We hope to see you there to enjoy some exciting exchanges on the future of railway traffic management.

The SORTEDMOBILITY team

 

Agenda

09:30 - 10:00     Welcome with coffee
10:00 - 10:10     Introduction
10:10 - 11:10     Crash course for practitioners: Machine learning for planning and decision making
11:10 - 11:30     Coffee break
11:30 - 12:15     Crash course for practitioners: Collective intelligence for decision support
12:15 - 12:30     SORTEDMOBILITY: paving the way to decentralized traffic management
12:30 - 13:50     Buffet lunch
        SORTEDMOBILITY:
13:50 - 14:10     Train self-organization for traffic management decisions
14:10 - 14:30     Consideration of dynamic demand requirements for traffic management
14:30 - 14:40     Joint simulation of rail passenger and operations
14:40 - 15:10     Evaluation of self-organizing traffic management in different case studies
15:10 - 15:30     Recommendations
15:30 - 16:00     Coffee break
16:00 - 17:00     Round table: next steps
17:00 – 17:10     Conclusions

 

Crash courses for practitioners
Machine learning for planning and decision making

The technological changes (such as automation electrification) and the global challenges (e.g., social justice and climate change) faced by the mobility agenda are disrupting the sector, and AI can play a central role in the planning and decision-making of future mobility systems. Traditional modeling approaches cannot often take the most out of large datasets and the computational advantages of AI. Data-driven approaches to decision-making can help bridge the gap and provide flexible, sustainable tools that can support and supplement transport planning and operation efforts. We look at fundamental concepts in machine learning and dive into the concepts of Bayesian Optimization and Reinforcement Learning, looking at specific applications in transportation.

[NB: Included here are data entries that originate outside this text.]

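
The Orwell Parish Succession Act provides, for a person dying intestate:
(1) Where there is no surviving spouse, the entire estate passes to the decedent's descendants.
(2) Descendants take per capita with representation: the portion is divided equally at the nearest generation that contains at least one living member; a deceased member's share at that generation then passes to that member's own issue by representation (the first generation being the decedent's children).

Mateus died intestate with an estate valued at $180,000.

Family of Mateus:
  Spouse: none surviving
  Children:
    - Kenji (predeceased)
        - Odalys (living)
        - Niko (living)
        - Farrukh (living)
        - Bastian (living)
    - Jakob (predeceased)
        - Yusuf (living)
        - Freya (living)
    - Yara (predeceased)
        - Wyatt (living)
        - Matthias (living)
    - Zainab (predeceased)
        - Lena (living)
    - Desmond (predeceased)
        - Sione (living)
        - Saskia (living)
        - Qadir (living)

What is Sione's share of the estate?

The entire $180,000 passes to the descendants.
No child survives, so the initial division is made at the grandchildren's generation.
That amount ($180,000) is divided into 12 shares of $15,000: Odalys, Niko, Farrukh, Bastian, Yusuf, Freya, Wyatt, Matthias, Lena, Sione, Saskia, and Qadir each take $15,000.

Sione receives $15,000.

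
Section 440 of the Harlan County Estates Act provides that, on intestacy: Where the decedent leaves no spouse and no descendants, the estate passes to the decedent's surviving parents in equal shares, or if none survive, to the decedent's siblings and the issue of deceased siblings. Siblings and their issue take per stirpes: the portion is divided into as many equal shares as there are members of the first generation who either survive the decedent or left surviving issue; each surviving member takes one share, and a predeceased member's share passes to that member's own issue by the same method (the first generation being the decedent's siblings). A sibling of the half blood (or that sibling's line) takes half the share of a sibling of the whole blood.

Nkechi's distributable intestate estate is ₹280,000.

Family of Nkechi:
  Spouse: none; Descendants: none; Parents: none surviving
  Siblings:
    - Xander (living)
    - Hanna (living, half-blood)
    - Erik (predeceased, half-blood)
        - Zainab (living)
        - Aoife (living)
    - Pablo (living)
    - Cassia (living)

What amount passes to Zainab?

Zainab receives ₹17,500.

The entire ₹280,000 passes to the siblings and their issue.
Counting each half-blood sibling's line as half a unit, there are 4 units in ₹280,000, so one unit is ₹70,000. Whole-blood lines (Xander, Pablo, and Cassia) take ₹70,000 each; half-blood lines (Hanna and Erik) take ₹35,000 each.
Erik's share (₹35,000) is divided into 2 shares of ₹17,500: Zainab and Aoife each take ₹17,500.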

Collective intelligence for decision support
Human knowledge is growing exponentially, providing huge and sometimes contrasting evidence to support decision making in the realm of complex problems. A promising way to improve decision making is exploiting collective intelligence, which integrates the advice of multiple individuals and provides decision support. While the power of collective intelligence has been successfully demonstrated in multiple domains, it was often applied to rather simple decision problem. This course starts from collective decision-making problems that can be solved through consensus processes inspired to self-organizing biological systems such as honeybee swarms. Then, we move to settings in which humans and artificial systems collaborate to address complex decision problems. We discuss how such a hybrid human-artificial collective intelligence can be deployed, and we present case studies in different domains.

 

Workshop March 21st 2022

The SORTEDMOBILITY project organized its first online workshop on March 21st between 10am and 12 noon CET.

The aim of the workshop has been discussing what self-organizing railway traffic can actually mean and how we may assess its impact on society and railway industry.